In 2008 Flechtheim’s great-nephew, Mike Hulton, filed a restitution claim for the painting, Kokoschka’s Portrait of Tilla Durieux (1910), saying that Flechtheim sold it under duress for a price well below its market value.  In addition, there is no evidence that he received any proceeds from the June 1934 sale to art collector Josef Haubrich.  The museum countered that Flechtheim was already in financial trouble and sold the painting to pay off debts dating from before 1933.  In fact, he painting was actually sold by Alex Voemel, one of Flechtheim’s former employees—and a Nazi.

This case highlights issues plaguing many restitution cases:  what exactly constitutes a forced sale, and how does one prove that a sale took place under duress?  The sale price obviously is one indicator, but so too is the seller’s financial means, as is the case with the Kokoschka.  In this case, the German government presumed duress, even in the absence of concrete proof, considering all the circumstances under which the work was sold:  “Because of an absence of concrete evidence, it is to be assumed that Alfred Flechtheim was forced to sell the disputed painting because he was persecuted.”

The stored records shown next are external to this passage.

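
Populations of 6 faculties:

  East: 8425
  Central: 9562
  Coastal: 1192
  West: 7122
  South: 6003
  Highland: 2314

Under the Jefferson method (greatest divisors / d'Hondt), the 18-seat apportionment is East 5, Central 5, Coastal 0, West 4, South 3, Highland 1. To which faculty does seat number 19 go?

Central

Priority for the next seat is population ÷ (current seats + 1).
Priorities: East 1404.167, Central 1593.667, Coastal 1192.000, West 1424.400, South 1500.750, Highland 1157.000.
Highest priority: Central.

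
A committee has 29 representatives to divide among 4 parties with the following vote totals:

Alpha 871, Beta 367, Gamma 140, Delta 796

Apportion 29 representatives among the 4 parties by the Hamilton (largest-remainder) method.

Alpha=12; Beta=5; Gamma=2; Delta=10

Total 2174; standard divisor 2174/29 ≈ 74.966.
Standard quotas: Alpha 11.619, Beta 4.896, Gamma 1.868, Delta 10.618.
Lower quotas: Alpha 11, Beta 4, Gamma 1, Delta 10 (sum 26, leaving 3 seats).
Remainders in descending order: Beta 0.896, Gamma 0.868, Alpha 0.619, Delta 0.618.
The surplus seats go to Beta, Gamma, Alpha.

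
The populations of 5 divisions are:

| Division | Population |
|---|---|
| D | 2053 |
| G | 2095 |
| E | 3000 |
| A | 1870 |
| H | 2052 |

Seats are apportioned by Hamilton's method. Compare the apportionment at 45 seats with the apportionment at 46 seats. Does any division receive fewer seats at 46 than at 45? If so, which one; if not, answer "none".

At 45 seats: D 8, G 9, E 12, A 8, H 8.
At 46 seats: D 9, G 9, E 12, A 8, H 8.
No division's allocation decreased.

none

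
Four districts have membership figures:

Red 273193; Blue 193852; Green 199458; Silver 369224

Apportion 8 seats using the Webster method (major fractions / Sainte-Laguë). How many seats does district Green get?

Standard divisor 1035727/8 ≈ 129465.875; standard quotas: Red 2.110, Blue 1.497, Green 1.541, Silver 2.852.
Rounding to the nearest integer gives Red 2, Blue 1, Green 2, Silver 3 — total 8, matching the house size, so no adjustment is needed.
Green receives 2.

2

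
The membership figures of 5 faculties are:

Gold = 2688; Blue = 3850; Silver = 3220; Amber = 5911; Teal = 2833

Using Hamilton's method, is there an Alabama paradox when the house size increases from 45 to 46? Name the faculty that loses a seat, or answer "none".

none

At 45 seats: Gold 7, Blue 9, Silver 8, Amber 14, Teal 7.
At 46 seats: Gold 7, Blue 9, Silver 8, Amber 15, Teal 7.
No faculty's allocation decreased.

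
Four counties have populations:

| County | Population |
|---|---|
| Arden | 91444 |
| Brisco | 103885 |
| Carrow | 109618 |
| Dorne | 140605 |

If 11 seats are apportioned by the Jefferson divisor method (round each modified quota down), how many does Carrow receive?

3

Standard divisor 445552/11 ≈ 40504.727; standard quotas: Arden 2.258, Brisco 2.565, Carrow 2.706, Dorne 3.471.
Rounding down gives 2, 2, 2, 3 = 9 seats, so the divisor must be adjusted.
With modified divisor 34900: modified quotas Arden 2.620, Brisco 2.977, Carrow 3.141, Dorne 4.029.
Rounding down: Arden 2, Brisco 2, Carrow 3, Dorne 4 (total 11).
Carrow receives 3.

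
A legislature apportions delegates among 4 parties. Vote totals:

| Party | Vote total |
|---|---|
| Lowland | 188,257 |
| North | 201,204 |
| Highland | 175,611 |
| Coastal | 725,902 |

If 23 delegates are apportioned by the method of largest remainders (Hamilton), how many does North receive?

4

The standard divisor is 1290974/23 ≈ 56129.304.
Standard quotas: Lowland 3.3540, North 3.5847, Highland 3.1287, Coastal 12.9327.
Lower quotas: Lowland 3, North 3, Highland 3, Coastal 12 (sum 21, leaving 2 seats).
Remainders in descending order: Coastal 0.9327, North 0.5847, Lowland 0.3540, Highland 0.1287.
The surplus seats go to Coastal, North.
North receives 4.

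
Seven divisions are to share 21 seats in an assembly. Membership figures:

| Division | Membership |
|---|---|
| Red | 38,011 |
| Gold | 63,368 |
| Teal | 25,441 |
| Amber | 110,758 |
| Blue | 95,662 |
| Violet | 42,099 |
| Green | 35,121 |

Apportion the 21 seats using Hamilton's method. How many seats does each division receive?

Red: 2, Gold: 3, Teal: 1, Amber: 6, Blue: 5, Violet: 2, Green: 2

Standard divisor: 410460 ÷ 21 ≈ 19545.714.
Standard quotas: Red 1.9447, Gold 3.2420, Teal 1.3016, Amber 5.6666, Blue 4.8943, Violet 2.1539, Green 1.7969.
Lower quotas: Red 1, Gold 3, Teal 1, Amber 5, Blue 4, Violet 2, Green 1 (sum 17, leaving 4 seats).
Remainders in descending order: Red 0.9447, Blue 0.8943, Green 0.7969, Amber 0.6666, Teal 0.3016, Gold 0.2420, Violet 0.1539.
Largest remainders: Red, Blue, Green, Amber receive the extra seats.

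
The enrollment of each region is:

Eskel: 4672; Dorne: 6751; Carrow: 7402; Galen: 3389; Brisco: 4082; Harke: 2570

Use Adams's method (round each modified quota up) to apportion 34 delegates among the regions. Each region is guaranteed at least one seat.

Eskel=6; Dorne=8; Carrow=8; Galen=4; Brisco=5; Harke=3

Standard divisor 28866/34 ≈ 849; standard quotas: Eskel 5.503, Dorne 7.952, Carrow 8.718, Galen 3.992, Brisco 4.808, Harke 3.027.
Rounding up gives 6, 8, 9, 4, 5, 4 = 36 seats, so the divisor must be adjusted.
With modified divisor 930: modified quotas Eskel 5.024, Dorne 7.259, Carrow 7.959, Galen 3.644, Brisco 4.389, Harke 2.763.
Rounding up: Eskel 6, Dorne 8, Carrow 8, Galen 4, Brisco 5, Harke 3 (total 34).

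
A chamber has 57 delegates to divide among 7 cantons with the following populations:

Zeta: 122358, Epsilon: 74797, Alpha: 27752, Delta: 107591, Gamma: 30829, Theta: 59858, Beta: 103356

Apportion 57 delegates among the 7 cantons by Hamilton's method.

Zeta 13, Epsilon 8, Alpha 3, Delta 12, Gamma 3, Theta 7, Beta 11

Total 526541; standard divisor 526541/57 ≈ 9237.561.
Standard quotas: Zeta 13.2457, Epsilon 8.0971, Alpha 3.0043, Delta 11.6471, Gamma 3.3374, Theta 6.4798, Beta 11.1887.
Lower quotas: Zeta 13, Epsilon 8, Alpha 3, Delta 11, Gamma 3, Theta 6, Beta 11 (sum 55, leaving 2 seats).
Remainders in descending order: Delta 0.6471, Theta 0.4798, Gamma 0.3374, Zeta 0.2457, Beta 0.1887, Epsilon 0.0971, Alpha 0.0043.
The surplus seats go to Delta, Theta.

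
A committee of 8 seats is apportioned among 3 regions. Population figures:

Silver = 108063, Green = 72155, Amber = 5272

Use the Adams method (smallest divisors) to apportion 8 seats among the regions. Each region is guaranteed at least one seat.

Standard divisor 185490/8 ≈ 23186.25; standard quotas: Silver 4.661, Green 3.112, Amber 0.227.
Rounding up gives 5, 4, 1 = 10 seats, so the divisor must be adjusted.
With modified divisor 31500: modified quotas Silver 3.431, Green 2.291, Amber 0.167.
Rounding up: Silver 4, Green 3, Amber 1 (total 8).

Silver=4, Green=3, Amber=1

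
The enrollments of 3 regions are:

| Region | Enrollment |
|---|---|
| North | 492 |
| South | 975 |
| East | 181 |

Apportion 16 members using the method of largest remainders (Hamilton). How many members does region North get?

5

Total 1648; standard divisor 1648/16 = 103.
Standard quotas: North 4.777, South 9.466, East 1.757.
Lower quotas: North 4, South 9, East 1 (sum 14, leaving 2 seats).
Remainders in descending order: North 0.777, East 0.757, South 0.466.
The surplus seats go to North, East.
North receives 5.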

In another recent case, the heirs of Paul Rosenberg, a prominent Jewish gallery owner in Paris prior to World War II, are demanding that Norway’s Henie Onstad Arts Center return a Matisse painting that was confiscated by the Nazis in 1941 from Rosenberg.

Rosenberg’s heirs have documents showing that the painting, known as Woman in Blue in Front of Fireplace or Blue Dress in Yellow Armchair, was owned by Hermann Goering in 1942.  The painting was one of about 160 works that German soldiers seized from the Rosenberg Gallery’s vaults as part of the Nazis’ program of large-scale confiscation of Jewish-owned art.

The museum, however, says it purchased the painting in good faith over 60 years ago, giving it ownership rights to the painting under Norwegian law.  The museum claims it did not know of the painting’s Nazi past, and that it never tried to hide its ownership of the painting, which it has lent to several European museums.  But as Marianne Rosenberg, Rosenberg’s grand-daughter, observes:  “The onus is not on the claimant to have to go scooting around looking in every catalog and small museums hunting for their stolen art.”  The museum is continuing negotiations with Rosenberg’s family and studying the works’ provenance.  To date, the museum has refused to return the work, but instead is has offered to post a plaque next to the Matisse, acknowledging that Rosenberg had owned it.  The family rejected the offer.